As social housing organisations look to plan their future service provision, the questions many will want answered are what is the likely long-term impact and who will be most affected?
If we look towards evidence from previous outbreaks of virus epidemics, such as SARs, it seems that the impact won’t be shared evenly. While the psychological distress, increased isolation and levels of anxiety that have come with the lockdown will be short lived for many, certain other groups they will suffer mental health problems disproportionately badly. For those groups, longer term support and care will be needed.
This is particularly relevant to social housing organisations as those who are most affected are more likely to live in social housing.
Those most likely to suffer poor mental health are those who became sick with the virus, particularly those who were hospitalised. They are likely to experience significant mental health problems, including PTSD and depression. Likewise, healthcare care workers will also be likely to suffer from poor mental health. Evidence from the SARs outbreak in China indicates that some healthcare workers may experience anxiety, depression, PTSD and burn out for months, and in some cases even years, after the virus had ended.
Children and young people are another group who have been highly effected, particularly children who are losing out on social contact with their peers because of school closures. Likewise, evidence from places were parents have been in isolation with children show that they, too, experience significantly worse mental health than those who are not isolated with children.
Older people, too, are experiencing poor mental health. During the SARs epidemic there was a 30% increase in suicides amongst the over 65s; one piece of research suggested that being in quarantine for ten days seemed to be the tipping point. That’s concerning since the isolation we’re looking at over the course of this lockdown is far longer than ten days.
People with existing mental health conditions and learning disabilities are also a group who will be badly impacted. There is already evidence that referrals to mental health services are currently much lower than expected, which indicates that there are people out there who are not getting the support they require. As a consequence of lockdown, many of these people have lost access to support networks, coping mechanisms and treatments such as counselling or therapy which they would have been receiving. Others may be finding it hard to understand the situation.
For social housing organisations, low-income residents will be amongst those who are suffering disproportionately badly. Research done on the impacts of epidemics on the mental health of populations in the past confirm the trend that the poorer the household, the more likely and more longstanding the mental health issues seem to be. We’re already seeing evidence of this in the UK, with recent reports showing that the poorest areas in the country are suffering the most.
According to the Centre for Mental Health, if the economic impact of Covid-19 is similar to financial crisis we’re likely to see 500,000 additional people suffer poor mental health. We can expect those people to disproportionately be social housing residents and BME people, and recent reports in the news have strengthened emerging evidence around those projections.
As social housing organisations, it’s going to be very important that we invest in mental health support, not only in terms of providing services for residents but seeing mental health support as an organisational wide issue. If we do that, the mental health recovery time will be quicker.
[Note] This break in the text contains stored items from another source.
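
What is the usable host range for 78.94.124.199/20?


Network: 78.94.112.0
Broadcast: 78.94.127.255
First usable = network + 1
Last usable = broadcast - 1
Range: 78.94.112.1 to 78.94.127.254


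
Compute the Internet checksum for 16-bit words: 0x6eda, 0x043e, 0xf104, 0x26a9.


Sum all words (with carry folding):
+ 0x6eda = 0x6eda
+ 0x043e = 0x7318
+ 0xf104 = 0x641d
+ 0x26a9 = 0x8ac6
One's complement: ~0x8ac6
Checksum = 0x7539


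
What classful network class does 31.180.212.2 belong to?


First octet: 31
Binary: 00011111
0xxxxxxx -> Class A (1-126)
Class A, default mask 255.0.0.0 (/8)


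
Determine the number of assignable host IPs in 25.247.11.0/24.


Host bits = 32 - 24 = 8
Total addresses = 2^8 = 256
Usable = total - 2 (network and broadcast)
Usable hosts: 254


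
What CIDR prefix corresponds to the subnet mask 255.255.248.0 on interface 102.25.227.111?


Binary: 11111111.11111111.11111000.00000000
Count leading 1s
Prefix: /21


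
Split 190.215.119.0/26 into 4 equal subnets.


New prefix = 26 + 2 = 28
Each subnet has 16 addresses
  190.215.119.0/28
  190.215.119.16/28
  190.215.119.32/28
  190.215.119.48/28
Subnets: 190.215.119.0/28, 190.215.119.16/28, 190.215.119.32/28, 190.215.119.48/28


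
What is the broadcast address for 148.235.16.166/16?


Network: 148.235.0.0/16
Host bits = 16
Set all host bits to 1:
Broadcast: 148.235.255.255


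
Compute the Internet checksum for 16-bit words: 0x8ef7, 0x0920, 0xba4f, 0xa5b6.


Sum all words (with carry folding):
+ 0x8ef7 = 0x8ef7
+ 0x0920 = 0x9817
+ 0xba4f = 0x5267
+ 0xa5b6 = 0xf81d
One's complement: ~0xf81d
Checksum = 0x07e2


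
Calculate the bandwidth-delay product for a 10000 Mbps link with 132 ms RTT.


BDP = bandwidth * RTT
= 10000 Mbps * 132 ms
= 10000 * 1e6 * 132 / 1000 bits
= 1320000000 bits
= 165000000 bytes
= 161132.8125 KB
BDP = 1320000000 bits (165000000 bytes)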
Many social housing organisations already acknowledge the additional psychological stress that something like repaying rent arrears and owing money puts on residents. Educating our staff teams on these wider issues and looking, for instance, at mental health and money and debt advice in tandem, will be a vitally important long-term consideration.
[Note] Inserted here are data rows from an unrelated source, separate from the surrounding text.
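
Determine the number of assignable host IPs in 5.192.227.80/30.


Host bits = 32 - 30 = 2
Total addresses = 2^2 = 4
Usable = total - 2 (network and broadcast)
Usable hosts: 2


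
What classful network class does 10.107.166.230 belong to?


First octet: 10
Binary: 00001010
0xxxxxxx -> Class A (1-126)
Class A, default mask 255.0.0.0 (/8)


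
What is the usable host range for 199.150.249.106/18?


Network: 199.150.192.0
Broadcast: 199.150.255.255
First usable = network + 1
Last usable = broadcast - 1
Range: 199.150.192.1 to 199.150.255.254


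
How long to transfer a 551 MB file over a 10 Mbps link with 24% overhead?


Effective throughput = 10 * (1 - 24/100) = 7.6 Mbps
File size in Mb = 551 * 8 = 4408 Mb
Time = 4408 / 7.6
Time = 580 seconds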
Critically, we will also need to recognise the impact that this current situation is having on our own staff, and their mental health and wellbeing. Staff working on the frontline, in particular, will be meeting with increasing numbers of people with mental health issues, so there will be a need to equip them with the skills and support they need.
Working in partnership and linking with national and local organisations who have expertise in other areas of mental health provision, will also be crucial. Interventions and services that have already brokered that space between health and housing, such as Link’s Better Than Well project or Orbit’s Breathing Space programme, have had clear and lasting positive impacts on the lives of residents.
A final thought: it’s mental health awareness week this week and the theme is kindness – it’s important to be kind to our families, our friends, our colleagues, our neighbours and, most critically, ourselves.